Security Implications:
The original version of this proposal left the responsibility of scrubbing connection data with client applications (vidalia, arm, etc). However, this was deemed unacceptable by Sebastian and Nick in previous discussions. The proposal now includes dropping the ip address/port of client and exit connections from the controller's response. That said, I think it's a mistake to drop those connections entirely since some of their attributes *are* of legitimate usefulness:
- Existence
At the very least it'd be nice if Tor indicated their existence (ie, I'd say "yea, an exit connection exists on this circuit but we won't tell you where it goes."). This would be useful, for instance, if the relay operator has misconfigured their firewall to block some of the outbound ports permitted by their exit policy (arm would show this as RELAY -> YOU -> UNESTABLISHED, and provide a warning to indicate the issue).
- Bandwidth
For auditing the most interesting attribute of connections, imho, is the bandwidth. If, says 10 KB/s is coming in and 1 MB/s is going out on a circuit that's a good indicator that something is *very* wrong (I'd start suspecting a security issue, personally). If we rounded all bandwidth measurements (say, to the nearest KB) would this be sufficient to prevent entry/exits from correlating this data to attack anonymity?
- Uptime
If connections are being cycled abnormally quickly (say, all connection longevity is under thirty seconds) this could indicate the ISP (or other middlemen like the great firewall) are sending reset packets to kill the relay's attempts to make exit connections.
Specification:
The following addition would be made to the control-spec's GETINFO section:
"conn/<Circuit identity>/<Connection identity>" -- Provides entry for the
associated connection, formatted as:
CONN_ID CIRC_ID OR_ID IP PORT L_PORT TYPE_FLAGS READ WRITE UPTIME
none of the parameters contain whitespace, and additional results must be
ignored to allow for future expansion. Parameters are defined as follows:
CONN_ID - Unique identifier associated with this connection.
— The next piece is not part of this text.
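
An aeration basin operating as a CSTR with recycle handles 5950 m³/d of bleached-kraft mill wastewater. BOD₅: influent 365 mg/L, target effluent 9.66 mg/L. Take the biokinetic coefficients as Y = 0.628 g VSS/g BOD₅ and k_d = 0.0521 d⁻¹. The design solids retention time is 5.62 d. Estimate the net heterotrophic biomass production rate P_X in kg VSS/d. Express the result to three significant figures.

P_X ≈ 1030 kg VSS/d

Correct the yield for decay: Y_obs = Y/(1 + k_d θ_c) = 0.628 / (1 + 0.0521 × 5.62) = 0.628 / 1.293 = 0.4858.
Mass of BOD₅ removed per day: Q(S₀ − S) = 5950 × 355.3 g/m³ = 2114 kg/d.
P_X = Y_obs · Q(S₀ − S) = 0.4858 × 2114 = 1027 kg VSS/d.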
CIRC_ID - Unique identifier for the circuit this belongs to (0 if this
doesn't belong to any circuit). At most their may be two connections
(one inbound, one outbound) with any given CIRC_ID except in the case
of exit connections.
OR_ID - Relay fingerprint, 0 if connection doesn't belong to a relay.
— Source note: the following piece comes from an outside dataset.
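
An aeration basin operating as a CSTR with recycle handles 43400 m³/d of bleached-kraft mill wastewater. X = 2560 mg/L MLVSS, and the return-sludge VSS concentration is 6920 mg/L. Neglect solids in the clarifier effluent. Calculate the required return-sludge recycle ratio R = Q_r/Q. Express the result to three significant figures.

R = Q_r/Q = X/(X_r − X) = 2560 / (6920 − 2560) = 0.5872.

R ≈ 0.587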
IP/PORT - IP address and port used by the associated connection, 0 if
connection is used for relaying client or exit traffic.
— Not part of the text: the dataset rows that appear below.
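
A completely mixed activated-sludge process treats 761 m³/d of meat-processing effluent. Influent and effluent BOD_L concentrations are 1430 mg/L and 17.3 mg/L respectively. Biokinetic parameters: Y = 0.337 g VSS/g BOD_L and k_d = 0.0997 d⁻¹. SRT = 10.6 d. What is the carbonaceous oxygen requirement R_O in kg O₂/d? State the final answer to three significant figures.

Correct the yield for decay: Y_obs = Y/(1 + k_d θ_c) = 0.337 / (1 + 0.0997 × 10.6) = 0.337 / 2.057 = 0.1638.
Mass of BOD_L removed per day: Q(S₀ − S) = 761 × 1413 g/m³ = 1075 kg/d.
Net sludge production P_X = 0.1638 × 1075 = 176.1 kg VSS/d.
Carbonaceous O₂ demand = substrate oxidised − cell-mass equivalent = 1075 − 1.42 × 176.1 = 824.9 kg O₂/d.

R_O ≈ 825 kg O₂/d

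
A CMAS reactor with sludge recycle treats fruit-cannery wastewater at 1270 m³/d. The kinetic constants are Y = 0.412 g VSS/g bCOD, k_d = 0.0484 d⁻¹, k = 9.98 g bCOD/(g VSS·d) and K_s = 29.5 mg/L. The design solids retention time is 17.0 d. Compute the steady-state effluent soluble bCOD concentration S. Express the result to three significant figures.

For a completely mixed reactor with recycle the Lawrence–McCarty relation gives S = K_s·(1 + k_d·θ_c) / [θ_c·(Y·k − k_d) − 1] = 29.5 × (1 + 0.0484 × 17.0) / [17.0 × (0.412 × 9.98 − 0.0484) − 1] = 53.77 / 68.08 = 0.7899 mg/L.

S ≈ 0.790 mg/L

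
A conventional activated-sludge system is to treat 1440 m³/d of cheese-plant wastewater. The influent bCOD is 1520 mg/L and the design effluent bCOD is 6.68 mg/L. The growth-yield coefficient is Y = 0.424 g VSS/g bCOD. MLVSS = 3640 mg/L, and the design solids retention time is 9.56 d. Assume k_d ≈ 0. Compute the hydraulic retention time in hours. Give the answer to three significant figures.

Biomass mass balance (decay neglected): V·X = Y·Q·(S₀ − S)·θ_c, so V = 0.424 × 1440 × (1520 − 6.68) × 9.56 / 3640 = 2427 m³.
Hydraulic retention time τ = V/Q = 2427 / 1440 = 1.685 d = 40.44 h.

τ ≈ 40.4 h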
L_PORT - Local port used by the connection, 0 if connection is used for
relaying client or exit traffic.
TYPE_FLAGS - Single character flags indicating directionality and type
of the connection (consists of one from each category, may become
longer for future expansion).
Connection Directionality:
I: inbound, i: listening (unestablished inbound),
O: outbound, o: unestablished outbound
Usage Type:
C: client traffic, R: relaying traffic,
X: control, H: hidden service, D: directory
Destination:
T: inter-tor connection, t: outside the tor network
For instance, "IRt" would indicate that this was an established
1st-hop (or bridged) relay connection.
READ/WRITE - Total bytes read/written over the life of this connection.
UPTIME - Time the connection's been established in seconds.
"conn/all" -- Newline separated listing of all current connections.